Like a good ol’ Aussie, I have grown up with lamb since childhood, but to this day I have never mastered the art of cooking it. Last month I was lucky enough to be invited to a lunch held at Union Dining in Richmond to celebrate Three Rivers Saltbush Lamb from the Southern Riverina – a type of lamb I have heard on many a grapevine recently. And according to the head chef of Union Dining, Nicky Riemer, the key to cooking a cracking lamb is using quality produce.
The Peat family is behind Three Rivers Saltbush Lamb (part of the Three Rivers Speciality Meats Co.), a second-generation family of farmers and butchers who have brought their Three Rivers Saltbush Lamb to market for its first season.
So what exactly makes saltbush lamb so special?
Since this lamb is seasonally focused, it is an autumn only product ( March to May) since the lambs are born very late in the lambing season – August and September. The saltbush plant abounds in regions which absorb salt water through its root system, with some leaves absorbing a concentration of salted water to enable the rest of the plant to access desalted water. Once weaned, the lambs are set loose on the saltbush-laden paddocks over the summer and autumn. The limited season also enables the land and saltbush to regenerate. The lambs are raised on a single estate, known as ‘Bultarra’, a farm which was purchased by the Peats several years ago.
The taste and texture of Three Rivers Saltbush Lamb is also distinct – it has an even fat distribution, making it tender and a really lovely finer texture. Not only do these lambs eat saltbush, but they have access to the Peats’ own home-grown wheat, as well as minerals to ensure balanced nutrition.
Riemer has been one of the very first Melbourne chefs to include Three Rivers Saltbush Lamb on the menu. And she certainly did it justice, with a delicious menu which showcased the lamb beautifully.
We started with drinks on the upper deck with some delicious canapes featuring Three Rivers Saltbush Lamb.
For entree, a lamb shank bastilla was beautifully presented on a bed of smoked eggplant, charred corn, pickled radish and chickpea shoots.
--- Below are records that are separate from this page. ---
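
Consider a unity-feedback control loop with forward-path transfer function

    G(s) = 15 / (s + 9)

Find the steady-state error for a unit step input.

e_ss = 0.3750

G(s) has no poles at the origin.
This is a Type 0 system. Kp = lim_{s→0} G(s) = 15/9 = 5/3.
e_ss = 1/(1 + Kp) = 1/(1 + 5/3) = 3/8 ≈ 0.3750.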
The lamb was cooked perfectly and delicately seasoned with a touch of spice.
Moving on to the main, the lamb was definitely the star of the show, elegantly braised with roasted beetroot, white bean ragu and salsa verde. Falling apart with the slightest of fork nudges, the lamb was tender with a delicate fine texture. Finished with a sprinkling of saltbush, the dish had an incredible flavour profile and a pleasing textural contrast. I will definitely be buying some saltbush to cook with at home!
To finish on an even sweeter note, we enjoyed a delicious Earl Grey pannacotta served with fresh fig and rhubarb. Smooth and velvety, the pannacotta had the perfect consistency. The addition of earl grey (one of my favourite teas) provided the dessert with a slightly spicy, savoury flavour to cut through the sweetness. I hope this makes a regular appearance on the menu at Union Dining.
I can’t wait for the next Sunday lamb roast!